The report, written by Grimes and Lou Glazer, president of Michigan Future Inc., is the second annual assessment of how Michigan is moving from a low-education economy dependent on high-paying factory and automotive jobs to a broadly diversified knowledge-based economy focused on more than making cars and trucks.
Michigan Future promotes the belief that until the state can attract a growing pool of educated workers who can attract new businesses, the state will lag the nation for years to come as auto jobs pay less or disappear altogether. ...
... How to attract -- or keep -- college graduates and educated workers should be the No. 1 issue for the state, including the next gubernatorial election, Glazer added. Not only because of the loss to the current pool of workers, but because those who've left will raise the next generation of Michigan workers elsewhere.
Keep? Nonsense. The latest report from Michigan Futures highlights the geographic mobility of college educated talent:
What stands out is the difference between college educated and non college educated movers. First college educated adults are about 27 percent of the population, but are about 38 percent of the movers. Second they move to different places. Except for Hartford and New Orleans, the high prosperity metropolitan areas are places that are substantially adding to already large concentrations of college educated adults. And in most cases college educated movers account for more than half of their net in migration. In metro New York, Washington, Boston as well as Chicago and Pittsburgh – all of which did well in attracting college educated adults – there was a net out migration of non college educated adults.

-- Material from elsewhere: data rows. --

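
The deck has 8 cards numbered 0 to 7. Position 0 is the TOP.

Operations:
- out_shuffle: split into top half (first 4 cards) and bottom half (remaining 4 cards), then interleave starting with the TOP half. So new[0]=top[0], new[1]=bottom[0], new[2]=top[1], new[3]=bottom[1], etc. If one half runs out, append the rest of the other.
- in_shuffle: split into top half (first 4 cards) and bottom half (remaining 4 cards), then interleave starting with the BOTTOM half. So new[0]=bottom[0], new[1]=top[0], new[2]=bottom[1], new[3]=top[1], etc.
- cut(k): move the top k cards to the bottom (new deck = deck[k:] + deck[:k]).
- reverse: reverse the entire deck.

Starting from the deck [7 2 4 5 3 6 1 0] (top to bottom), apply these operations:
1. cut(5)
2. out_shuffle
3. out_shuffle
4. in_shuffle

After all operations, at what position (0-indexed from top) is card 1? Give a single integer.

Answer: 0

Derivation:
After op 1 (cut(5)): [6 1 0 7 2 4 5 3]
After op 2 (out_shuffle): [6 2 1 4 0 5 7 3]
After op 3 (out_shuffle): [6 0 2 5 1 7 4 3]
After op 4 (in_shuffle): [1 6 7 0 4 2 3 5]
Card 1 is at position 0.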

Retaining graduates can help to increase the concentration of knowledge workers. That's obvious. But the main thrust is attracting talent, attracting business. The newspaper headline feeds the common misperception that stemming the exodus of young professionals from the state is mission critical. At the very least, attraction strategies deserve equal billing.
The Detroit media is on the defensive:
"Have you EVER wrote a positive article," asked Joe Plonka.
"Sure," I replied. "Many times. S'pose I could mount a cheer and say this whole debacle is not the fault of anyone in leadership, that the Big Mitten is just one big camp for economic victims. But that wouldn't be true, would it? I live here, too. I'm a homeowner and a parent, too. Our daughter will leave for college and prolly never return to MI except for breaks and holidays. How, exactly, does it help the public debate to ignore some of the reasons why all of that is? It doesn't. And until the MI electorate and their policy-makers fess up to the reality that they've made a lot of bad choices, not much is gonna change."
How does it help the public debate to misrepresent the problem? Over the last 3 years, I've consumed a great deal of the brain drain coverage around the country and around the world. Very rare is the article that avoids the out-migration mythology and actually advances the policy discussion. Homeowner and parent first, journalist second. That's too bad.